Momentum is a fundamental concept in Physics and is essential for understanding motion, collisions, and the effects of forces on objects. Momentum describes the quantity of motion that an object possesses due to its mass and how fast it is moving. It helps explain everyday phenomena such as why heavier vehicles are harder to stop or how sport balls carry force as they move.

Definition and Formula of Momentum

In Physics, momentum is defined as the product of an object's mass and its velocity. The formula for momentum is:

p = m × v

Here, p represents momentum, m is the mass of the object, and v is its velocity. Both mass and velocity are key factors — if either increases, so does the momentum.

SI Unit of Momentum: Stepwise Derivation

The SI (International System of Units) unit of momentum is derived from its formula p = m × v. The SI unit for mass is kilogram (kg), and the SI unit for velocity is meter per second (m/s). Multiplying these gives the SI unit of momentum:

Momentum SI Unit = kilogram × meter/second = kg·m/s

Therefore, the SI unit of momentum is kg·m/s.

Key Example: Calculating Momentum

Suppose a moving object has a mass of 2 kg and a velocity of 3 m/s.

Momentum (p) = 2 kg × 3 m/s = 6 kg·m/s

So the object's momentum is 6 kg·m/s. This unit expresses the amount of motion contained in the object.

Relationship Between Force and Momentum

When a force acts on an object for a period of time, it changes the object's momentum. This concept links to impulse in Physics, which equals the change in momentum over a time interval. Impulse (J) = Force (F) × time (t).

Impulse = F × t = Δp

The unit for impulse is Newton-second (N·s), which is dimensionally equal to kg·m/s. Hence, both kg·m/s and N·s can represent momentum in SI.

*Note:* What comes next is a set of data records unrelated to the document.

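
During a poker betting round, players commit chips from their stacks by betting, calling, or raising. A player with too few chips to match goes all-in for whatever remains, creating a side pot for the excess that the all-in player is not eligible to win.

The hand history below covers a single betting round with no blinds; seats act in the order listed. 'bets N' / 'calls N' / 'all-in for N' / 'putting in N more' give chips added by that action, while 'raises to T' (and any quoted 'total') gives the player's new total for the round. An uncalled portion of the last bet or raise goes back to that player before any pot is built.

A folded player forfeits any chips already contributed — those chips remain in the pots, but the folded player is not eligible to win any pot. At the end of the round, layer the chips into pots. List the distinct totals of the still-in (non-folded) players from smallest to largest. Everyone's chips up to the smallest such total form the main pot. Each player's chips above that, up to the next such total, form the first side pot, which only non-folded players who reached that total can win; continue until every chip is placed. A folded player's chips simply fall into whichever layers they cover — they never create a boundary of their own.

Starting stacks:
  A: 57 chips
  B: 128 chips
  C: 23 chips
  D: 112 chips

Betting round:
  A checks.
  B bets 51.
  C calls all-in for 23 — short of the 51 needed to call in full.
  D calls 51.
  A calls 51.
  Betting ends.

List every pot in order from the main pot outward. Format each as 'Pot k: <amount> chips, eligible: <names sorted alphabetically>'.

Contributions: A=51, B=51, C=23, D=51
Pot levels (distinct totals of non-folded players): 23, 51
Layer 1-23: 23 each from A, B, C, D = 23*4 = 92 chips; eligible A, B, C, D
Layer 24-51: 28 each from A, B, D = 28*3 = 84 chips; eligible A, B, D

Pot 1: 92 chips, eligible: A, B, C, D
Pot 2: 84 chips, eligible: A, B, D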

Units of Momentum: Table Comparison

System	Unit	Symbol	Equivalent in SI
SI	kilogram meter per second	kg·m/s	kg·m/s
Alternate (SI)	Newton second	N·s	1 N·s = 1 kg·m/s
CGS	gram centimeter per second	g·cm/s	1 kg·m/s = 100,000 g·cm/s

Step-by-Step: Solving a Momentum Problem

1. Identify the mass (m) and velocity (v) of the object.
2. Write the formula: p = m × v.
3. Substitute the known values.
4. Multiply and include the correct SI unit (kg·m/s).

Another Example

A ball with mass 0.2 kg moves with a velocity of 5 m/s. Calculate its momentum.

Momentum = 0.2 kg × 5 m/s = 1 kg·m/s

Therefore, the momentum of the ball is 1 kg·m/s.

Key Points and Physical Meaning

• Momentum combines both mass and velocity, making it a vector quantity pointing in the direction of motion.
• If velocity is zero, then momentum is also zero, regardless of the mass.
• Greater mass or velocity means greater momentum.
• The SI unit kg·m/s is always used for momentum in calculations and Physics questions.

Key Formulas for Application

Concept	Formula	SI Unit
Momentum	p = m × v	kg·m/s
Impulse	J = F × t = Δp	N·s or kg·m/s
Force (From Momentum)	F = Δp / t	N (Newton)

Practice and Explore Further

• Test your understanding of unit of momentum problems.
• Study the impulse-momentum theorem for collisions and force calculations.
• Understand how mass and momentum are related.
• See detailed applications in conservation of linear momentum in closed systems.

Summary

Momentum is the product of mass and velocity, and its SI unit is kg·m/s. This concept is crucial for solving problems related to motion and collisions. A clear understanding of units, formulas, and practical calculations will aid in mastering Physics fundamentals and scoring well in competitive exams.